Евгению Водолазкину я желаю, чтобы он написал еще одну книгу на уровне «Лавра». Татьяна Толстая когда-то написала несколько прекрасных рассказов, но теперь это просто лохматая самопародия, к тому же с мужским тщеславием и самомнением, которые она ничем, кроме своей фирменной брюзгливости и брезгливости, оправдать уже не может.
Майя Кучерская и Марина Степнова – сильные авторы. Но русская проза… она порой требует не только отличной прозы, но и – в самом широком смысле – отзывчивой судьбы…

Вакансия главного поэта пуста. После Бориса Рыжего.
Быков расхотел быть главным поэтом, а мог бы. Расхотел после Крыма. Поэтом большинства он быть не хочет. Но русская классика еще не знала поэта меньшинства: это городской чудак, а не поэт. У нас даже Хлебников – поэт большинства.

Мне нравятся Игорь Караулов и Сергей Шестаков. Владимир Богомяков и Алексей Остудин. Кублановский и Кушнер – безусловные мастера.
На меня магически действуют некоторые поэмы Тимура Зульфикарова: чистое волшебство! Мой самый любимый поэт из числа современников – Геннадий Русаков. И ранний Лимонов, конечно. Он был невозможно хорош.
Нынешние поэтессы, которых я высоко ценил, так уныло и глупо отреагировали на новоросско-украинскую трагедию, что я даже затосковал. Со своими сливочными, беспутными, кислыми взглядами они надеялись стать наследницами Ахматовой и Цветаевой – поэтесс русских до степени абсолютной. Стыдоба какая-то. Последние 25 лет многим воистину вымыли рассудок – мокрый песочек поскрипывает на дне, какие-то ракушки пустые, стекляшки. Пишут на русском языке, а о чем, зачем – толком не знают.
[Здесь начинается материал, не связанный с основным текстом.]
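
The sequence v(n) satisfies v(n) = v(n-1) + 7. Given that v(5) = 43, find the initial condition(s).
v(5) = v(0) + 5·7, so v(0) = 43 - 35 = 8.

v(0) = 8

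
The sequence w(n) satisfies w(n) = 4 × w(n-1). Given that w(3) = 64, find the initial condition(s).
In general w(n) = 4ⁿ · w(0). At n = 3: w(0) = w(3) / 4^3 = 64 / 64 = 1.

w(0) = 1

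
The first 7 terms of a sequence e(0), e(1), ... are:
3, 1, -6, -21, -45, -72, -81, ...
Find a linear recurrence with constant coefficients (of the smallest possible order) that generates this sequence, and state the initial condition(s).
Look for the lowest-order linear relation among consecutive terms.
Observation: e(n) - 3·e(n-1) - (-3)·e(n-2) = 0 holds for the shown terms, and no order-1 relation e(n) = α·e(n-1) + β fits.
Check at n=3: 3·-6 + (-3)·1 = -21. ✓

e(n) = 3e(n-1) - 3e(n-2), e(0) = 3, e(1) = 1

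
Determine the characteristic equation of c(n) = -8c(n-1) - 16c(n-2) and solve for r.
Substitute c(n) = rⁿ and divide through by rⁿ⁻²: r² + 8r + 16 = 0
Factor: (r + 4)² = 0, so r = -4 (double root).
General solution: c(n) = (A + Bn)·(-4)ⁿ

Characteristic: r² + 8r + 16 = 0, Roots: r = -4 (double root)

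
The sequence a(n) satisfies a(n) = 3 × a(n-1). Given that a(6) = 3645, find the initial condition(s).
In general a(n) = 3ⁿ · a(0). At n = 6: a(0) = a(6) / 3^6 = 3645 / 729 = 5.

a(0) = 5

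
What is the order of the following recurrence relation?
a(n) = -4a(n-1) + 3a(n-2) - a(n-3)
The order is the largest lag k for which a(n-k) appears. Here the deepest term is a(n-3), so the order is 3.

Order 3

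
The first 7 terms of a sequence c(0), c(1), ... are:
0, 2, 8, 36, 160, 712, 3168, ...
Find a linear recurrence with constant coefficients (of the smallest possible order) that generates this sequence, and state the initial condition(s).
Look for the lowest-order linear relation among consecutive terms.
Observation: c(n) - 4·c(n-1) - (2)·c(n-2) = 0 holds for the shown terms, and no order-1 relation c(n) = α·c(n-1) + β fits.
Check at n=3: 4·8 + (2)·2 = 36. ✓

c(n) = 4c(n-1) + 2c(n-2), c(0) = 0, c(1) = 2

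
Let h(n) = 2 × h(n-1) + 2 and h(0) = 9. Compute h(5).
Computing step by step:
h(0) = 9
h(1) = 2 × 9 + 2 = 20
h(2) = 2 × 20 + 2 = 42
h(3) = 2 × 42 + 2 = 86
h(4) = 2 × 86 + 2 = 174
h(5) = 2 × 174 + 2 = 350

350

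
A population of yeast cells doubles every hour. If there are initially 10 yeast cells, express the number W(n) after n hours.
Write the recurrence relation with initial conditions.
Each hour multiplies the count by 2, so the count after n hours depends only on the count after n-1 hours: W(n) = 2 × W(n-1). The starting count gives W(0) = 10.
Unrolling n times gives the closed form W(n) = 10 × 2ⁿ.

W(n) = 2 × W(n-1), W(0) = 10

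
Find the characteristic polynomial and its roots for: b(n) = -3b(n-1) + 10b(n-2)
Substitute b(n) = rⁿ and divide through by rⁿ⁻²: r² + 3r - 10 = 0
Factor: (r + 5)(r - 2) = 0, so r = -5, 2.
General solution: b(n) = A·(-5)ⁿ + B·2ⁿ

Characteristic: r² + 3r - 10 = 0, Roots: r = -5, 2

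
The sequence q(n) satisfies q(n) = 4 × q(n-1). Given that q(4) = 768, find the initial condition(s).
In general q(n) = 4ⁿ · q(0). At n = 4: q(0) = q(4) / 4^4 = 768 / 256 = 3.

q(0) = 3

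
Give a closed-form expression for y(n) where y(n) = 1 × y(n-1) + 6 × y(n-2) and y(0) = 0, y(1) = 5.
Recurrence: y(n) = 1 × y(n-1) + 6 × y(n-2), initial: y(0) = 0, y(1) = 5.
Characteristic equation: r² - 1r - 6 = 0, which factors as (r - 3)(r + 2) = 0, so r = 3, -2. General solution y(n) = A·3ⁿ + B·(-2)ⁿ. From y(0) = 0: A + B = 0. From y(1) = 5: 3A - 2B = 5. Solving gives A = 1, B = -1.

y(n) = 3ⁿ - (-2)ⁿ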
– Знаю, что своим детям вы прививаете любовь к чтению особыми способами. Например, дома у вас нет телевизора… Что читают ваши дети?
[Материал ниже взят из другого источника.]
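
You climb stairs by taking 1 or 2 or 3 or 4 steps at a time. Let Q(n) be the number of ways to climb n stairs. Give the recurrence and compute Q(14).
Condition on the size of the last step (1 to 4): before it there were n-1, …, n-4 stairs climbed, and these cases are disjoint, so Q(n) = Q(n-1) + Q(n-2) + Q(n-3) + Q(n-4) (order-4 linear recurrence).
Initial conditions by direct count (compositions of i into parts ≤ 4): Q(1) = 1; Q(2) = 2; Q(3) = 4; Q(4) = 8.
Iterating the recurrence: Q(5) = 15, Q(6) = 29, Q(7) = 56, Q(8) = 108, Q(9) = 208, Q(10) = 401, Q(11) = 773, Q(12) = 1490, Q(13) = 2872, Q(14) = 5536.

Q(n) = Q(n-1) + Q(n-2) + Q(n-3) + Q(n-4), Q(1) = 1, Q(2) = 2, Q(3) = 4, Q(4) = 8; Q(14) = 5536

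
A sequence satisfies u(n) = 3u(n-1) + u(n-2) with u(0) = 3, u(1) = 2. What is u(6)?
Computing the sequence terms:
3, 2, 9, 29, 96, 317, 1047

1047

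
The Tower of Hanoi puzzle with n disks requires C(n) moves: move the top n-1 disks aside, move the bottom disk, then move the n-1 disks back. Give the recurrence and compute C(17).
Moving n disks = move the top n-1 disks aside (C(n-1) moves) + move the largest disk (1 move) + move the n-1 disks back on top (C(n-1) moves), so C(n) = 2C(n-1) + 1, with C(1) = 1 (a single disk takes one move).
First terms: 1, 3, 7, 15, 31, 63, … — each is one less than a power of 2. Indeed C(n) + 1 = 2(C(n-1) + 1) with C(1) + 1 = 2, so C(n) + 1 = 2ⁿ and C(n) = 2ⁿ - 1.
Hence C(17) = 2^17 - 1 = 131072 - 1 = 131071.

C(n) = 2C(n-1) + 1, C(1) = 1; C(17) = 131071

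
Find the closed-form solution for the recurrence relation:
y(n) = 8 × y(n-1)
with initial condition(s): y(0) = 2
Recurrence: y(n) = 8 × y(n-1), initial: y(0) = 2.
Each term is 8 times the previous, so this is geometric with ratio 8. After n steps: y(n) = y(0)·8ⁿ = 2·8ⁿ.

y(n) = 2·8ⁿ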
– Телевизор есть, нет телевидения. Мы сейчас живем в деревне. У каждого из моих детей своя библиотека в комнате. В каждой библиотеке – много книг. У моей Лильки – ей три года – библиотечка в несколько десятков книжек. Возле ее кроватки лежат Чуковский, сказка Бориса Корнилова «Как от меда у медведя зубы начали болеть», Юнна Мориц, Настя Коваленкова (внучка Маргариты Алигер и хороший детский поэт), Сергей Михалков, Георгий Ладонщиков, детские стихи Иосифа Бродского (невыносимо хорошие), на подходе Остер, Усачев и так далее.
Если я начну перечислять книжные полки остальных детей – этот процесс затянется надолго.

Добавлю только, что, когда мы недавно ездили в Крым, я купил второй нашей дочери Кире – ей десять лет – четыре книжки: две из них она прочитала до отъезда, третью пришлось оставить в самолете, а четвертую – в первый же день. Мы пробыли там три недели, за это время я купил ей 12 книг, 10 из которых она походя прочитала. Какие-то бесконечные рассказы о животных, «Остров доктора Моро», «Легенды леса» в трех томах, старый добрый Киплипг, наш современник Рой – всё сейчас и не упомню.
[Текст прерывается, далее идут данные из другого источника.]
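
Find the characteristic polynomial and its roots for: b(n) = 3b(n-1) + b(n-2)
Substitute b(n) = rⁿ and divide through by rⁿ⁻²: r² - 3r - 1 = 0
Discriminant: 3² + 4·1 = 13, not a perfect square, so by the quadratic formula r = (3 ± √13)/2.
General solution: b(n) = A·r₁ⁿ + B·r₂ⁿ where r₁,r₂ = (3 ± √13)/2

Characteristic: r² - 3r - 1 = 0, Roots: r = (3 ± √13)/2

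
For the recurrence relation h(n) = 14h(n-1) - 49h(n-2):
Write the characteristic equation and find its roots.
Substitute h(n) = rⁿ and divide through by rⁿ⁻²: r² - 14r + 49 = 0
Factor: (r - 7)² = 0, so r = 7 (double root).
General solution: h(n) = (A + Bn)·7ⁿ

Characteristic: r² - 14r + 49 = 0, Roots: r = 7 (double root)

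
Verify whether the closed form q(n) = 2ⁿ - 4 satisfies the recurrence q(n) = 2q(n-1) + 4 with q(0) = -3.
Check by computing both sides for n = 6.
From the recurrence with q(0) = -3:
  q(0) = -3, q(1) = -2, q(2) = 0, q(3) = 4, q(4) = 12, q(5) = 28, q(6) = 60
  so the recurrence gives q(6) = 60.
From the proposed closed form q(n) = 2ⁿ - 4:
  q(6) = 60.
Both sides give 60 at n = 6, and the initial condition(s) match, so the closed form is consistent.

Yes, the closed form is correct.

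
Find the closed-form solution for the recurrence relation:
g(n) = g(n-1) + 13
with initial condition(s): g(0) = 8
Recurrence: g(n) = g(n-1) + 13, initial: g(0) = 8.
Each step adds 13, so g(n) = g(0) + 13n = 13n + 8.

g(n) = 13n + 8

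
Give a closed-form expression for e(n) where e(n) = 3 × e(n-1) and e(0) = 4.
Recurrence: e(n) = 3 × e(n-1), initial: e(0) = 4.
Each term is 3 times the previous, so this is geometric with ratio 3. After n steps: e(n) = e(0)·3ⁿ = 4·3ⁿ.

e(n) = 4·3ⁿ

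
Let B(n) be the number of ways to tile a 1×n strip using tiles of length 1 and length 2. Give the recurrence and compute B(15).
Condition on the last tile: it has length 1 (leaving a 1×(n-1) strip) or length 2 (leaving a 1×(n-2) strip), so B(n) = B(n-1) + B(n-2) (order-2 linear recurrence).
For 0 ≤ i < 2 only unit tiles fit, so B(i) = 1.
Iterating the recurrence: B(2) = 2, B(3) = 3, B(4) = 5, B(5) = 8, B(6) = 13, B(7) = 21, B(8) = 34, B(9) = 55, B(10) = 89, B(11) = 144, B(12) = 233, B(13) = 377, B(14) = 610, B(15) = 987.

B(n) = B(n-1) + B(n-2), with B(i) = 1 for 0 ≤ i < 2; B(15) = 987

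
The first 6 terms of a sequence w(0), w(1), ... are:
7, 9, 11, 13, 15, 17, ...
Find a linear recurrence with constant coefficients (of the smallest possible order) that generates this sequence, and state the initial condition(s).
Look for the lowest-order linear relation among consecutive terms.
Observation: consecutive differences are constant (= 2).
Check at n=2: 1·9 + 2 = 11. ✓

w(n) = w(n-1) + 2, w(0) = 7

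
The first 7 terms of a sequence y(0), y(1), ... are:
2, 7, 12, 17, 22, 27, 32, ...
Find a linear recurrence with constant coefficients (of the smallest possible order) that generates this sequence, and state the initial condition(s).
Look for the lowest-order linear relation among consecutive terms.
Observation: consecutive differences are constant (= 5).
Check at n=2: 1·7 + 5 = 12. ✓

y(n) = y(n-1) + 5, y(0) = 2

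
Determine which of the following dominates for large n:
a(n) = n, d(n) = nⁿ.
Comparing growth rates:
Growth-rate hierarchy: log n ≺ any polynomial ≺ any exponential cⁿ (c>1) ≺ n! ≺ nⁿ.
super-exponential nⁿ dominates polynomial degree 1 asymptotically.

d(n) grows faster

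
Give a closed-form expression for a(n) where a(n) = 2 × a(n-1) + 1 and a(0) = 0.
Recurrence: a(n) = 2 × a(n-1) + 1, initial: a(0) = 0.
Try a(n) = A·2ⁿ + C. Substituting: A·2ⁿ + C = 2(A·2ⁿ⁻¹ + C) + 1 = A·2ⁿ + 2C + 1, so C = 2C + 1, giving C = -1. Then a(0) = A - 1 = 0 gives A = 1.

a(n) = 2ⁿ - 1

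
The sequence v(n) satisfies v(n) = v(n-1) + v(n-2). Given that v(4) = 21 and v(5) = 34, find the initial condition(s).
Work backwards using v(k) = v(k+2) - v(k+1):
v(3) = v(5) - v(4) = 34 - 21 = 13
v(2) = v(4) - v(3) = 21 - 13 = 8
v(1) = v(3) - v(2) = 13 - 8 = 5
v(0) = v(2) - v(1) = 8 - 5 = 3

v(0) = 3, v(1) = 5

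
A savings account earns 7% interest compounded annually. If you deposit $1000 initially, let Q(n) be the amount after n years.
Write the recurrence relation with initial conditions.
Each year the balance grows by 7%, i.e. is multiplied by 1 + 7/100 = 1.07, so Q(n) = 1.07 × Q(n-1). The initial deposit gives Q(0) = 1000.
Unrolling gives the closed form Q(n) = 1000 × (1.07)ⁿ.

Q(n) = 1.07 × Q(n-1), Q(0) = 1000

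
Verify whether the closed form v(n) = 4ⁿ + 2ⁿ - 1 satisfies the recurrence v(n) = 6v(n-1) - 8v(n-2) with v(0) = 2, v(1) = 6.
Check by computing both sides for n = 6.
From the recurrence with v(0) = 2, v(1) = 6:
  v(0) = 2, v(1) = 6, v(2) = 20, v(3) = 72, v(4) = 272, v(5) = 1056, v(6) = 4160
  so the recurrence gives v(6) = 4160.
From the proposed closed form v(n) = 4ⁿ + 2ⁿ - 1:
  v(6) = 4159.
The recurrence gives 4160 but the closed form gives 4159, so the closed form does not satisfy the recurrence.

No, the closed form is incorrect.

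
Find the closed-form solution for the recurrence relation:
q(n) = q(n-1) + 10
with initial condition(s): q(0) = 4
Recurrence: q(n) = q(n-1) + 10, initial: q(0) = 4.
Each step adds 10, so q(n) = q(0) + 10n = 10n + 4.

q(n) = 10n + 4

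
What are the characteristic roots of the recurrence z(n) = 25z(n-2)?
Substitute z(n) = rⁿ and divide through by rⁿ⁻²: r² - 25 = 0
Factor: (r + 5)(r - 5) = 0, so r = -5, 5.
General solution: z(n) = A·(-5)ⁿ + B·5ⁿ

Characteristic: r² - 25 = 0, Roots: r = -5, 5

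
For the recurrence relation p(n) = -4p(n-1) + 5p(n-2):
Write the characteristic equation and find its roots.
Substitute p(n) = rⁿ and divide through by rⁿ⁻²: r² + 4r - 5 = 0
Factor: (r + 5)(r - 1) = 0, so r = -5, 1.
General solution: p(n) = A·(-5)ⁿ + B·1ⁿ

Characteristic: r² + 4r - 5 = 0, Roots: r = -5, 1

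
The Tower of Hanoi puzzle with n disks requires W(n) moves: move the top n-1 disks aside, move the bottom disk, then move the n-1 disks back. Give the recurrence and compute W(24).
Moving n disks = move the top n-1 disks aside (W(n-1) moves) + move the largest disk (1 move) + move the n-1 disks back on top (W(n-1) moves), so W(n) = 2W(n-1) + 1, with W(1) = 1 (a single disk takes one move).
First terms: 1, 3, 7, 15, 31, 63, … — each is one less than a power of 2. Indeed W(n) + 1 = 2(W(n-1) + 1) with W(1) + 1 = 2, so W(n) + 1 = 2ⁿ and W(n) = 2ⁿ - 1.
Hence W(24) = 2^24 - 1 = 16777216 - 1 = 16777215.

W(n) = 2W(n-1) + 1, W(1) = 1; W(24) = 16777215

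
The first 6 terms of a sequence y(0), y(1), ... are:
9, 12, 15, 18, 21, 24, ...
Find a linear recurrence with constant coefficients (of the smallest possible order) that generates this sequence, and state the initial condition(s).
Look for the lowest-order linear relation among consecutive terms.
Observation: consecutive differences are constant (= 3).
Check at n=2: 1·12 + 3 = 15. ✓

y(n) = y(n-1) + 3, y(0) = 9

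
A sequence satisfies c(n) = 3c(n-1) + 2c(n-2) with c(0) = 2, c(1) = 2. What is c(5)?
Computing the sequence terms:
2, 2, 10, 34, 122, 434

434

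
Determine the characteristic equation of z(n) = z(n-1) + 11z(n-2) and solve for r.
Substitute z(n) = rⁿ and divide through by rⁿ⁻²: r² - r - 11 = 0
Discriminant: 1² + 4·11 = 45, not a perfect square, so by the quadratic formula r = (1 ± √45)/2.
General solution: z(n) = A·r₁ⁿ + B·r₂ⁿ where r₁,r₂ = (1 ± √45)/2

Characteristic: r² - r - 11 = 0, Roots: r = (1 ± √45)/2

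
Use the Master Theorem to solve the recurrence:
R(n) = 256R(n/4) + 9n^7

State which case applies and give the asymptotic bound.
Master Theorem template: R(n) = a·R(n/b) + f(n).
Here: a=256, b=4, f(n)=9n^7
Compute log_b(a) = log_4(256) = 4.
f(n) = 9n^7 = Ω(n^(4+ε)) with ε = 3, and the regularity condition holds (a·f(n/b) = (a/b^7)·f(n) with a/b^7 = 4^-3 < 1). Case 3: R(n) = Θ(f(n)) = Θ(n^7).

Case 3: R(n) = Θ(n^7)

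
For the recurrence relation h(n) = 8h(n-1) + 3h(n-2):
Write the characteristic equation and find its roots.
Substitute h(n) = rⁿ and divide through by rⁿ⁻²: r² - 8r - 3 = 0
Discriminant: 8² + 4·3 = 76, not a perfect square, so by the quadratic formula r = (8 ± √76)/2.
General solution: h(n) = A·r₁ⁿ + B·r₂ⁿ where r₁,r₂ = (8 ± √76)/2

Characteristic: r² - 8r - 3 = 0, Roots: r = (8 ± √76)/2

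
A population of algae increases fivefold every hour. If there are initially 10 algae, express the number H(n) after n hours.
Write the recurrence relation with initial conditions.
Each hour multiplies the count by 5, so the count after n hours depends only on the count after n-1 hours: H(n) = 5 × H(n-1). The starting count gives H(0) = 10.
Unrolling n times gives the closed form H(n) = 10 × 5ⁿ.

H(n) = 5 × H(n-1), H(0) = 10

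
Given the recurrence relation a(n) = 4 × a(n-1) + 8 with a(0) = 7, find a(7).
Computing step by step:
a(0) = 7
a(1) = 4 × 7 + 8 = 36
a(2) = 4 × 36 + 8 = 152
a(3) = 4 × 152 + 8 = 616
a(4) = 4 × 616 + 8 = 2472
a(5) = 4 × 2472 + 8 = 9896
a(6) = 4 × 9896 + 8 = 39592
a(7) = 4 × 39592 + 8 = 158376

158376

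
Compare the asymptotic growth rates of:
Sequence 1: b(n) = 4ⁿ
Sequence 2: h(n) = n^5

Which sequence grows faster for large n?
Comparing growth rates:
Growth-rate hierarchy: log n ≺ any polynomial ≺ any exponential cⁿ (c>1) ≺ n! ≺ nⁿ.
exponential base 4 dominates polynomial degree 5 asymptotically.

b(n) grows faster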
Старший сын – ему шестнадцать – штудирует историю Римской империи. С утра видел у него Гаспарова. Еще один сын – Игнат – в данный момент читает «Электроника». До этого был «Кортик».

– Каковы ваши творческие планы? Чего ждать читателям после успеха романа «Обитель»?

– После «Обители» я уже выпустил две книжки публицистики – «Летучих бурлаков» и «Не чужую смуту». Это заметки о Майдане, мои донбасские записки, перекличка с русской литературой – прошлой и нынешней... Так что можно ничего не ждать, а просто читать пока, что есть. Скоро будут «Портреты советских поэтов», следом, даст Бог, новая книжка рассказов… Были бы читатели – книжки напишутся.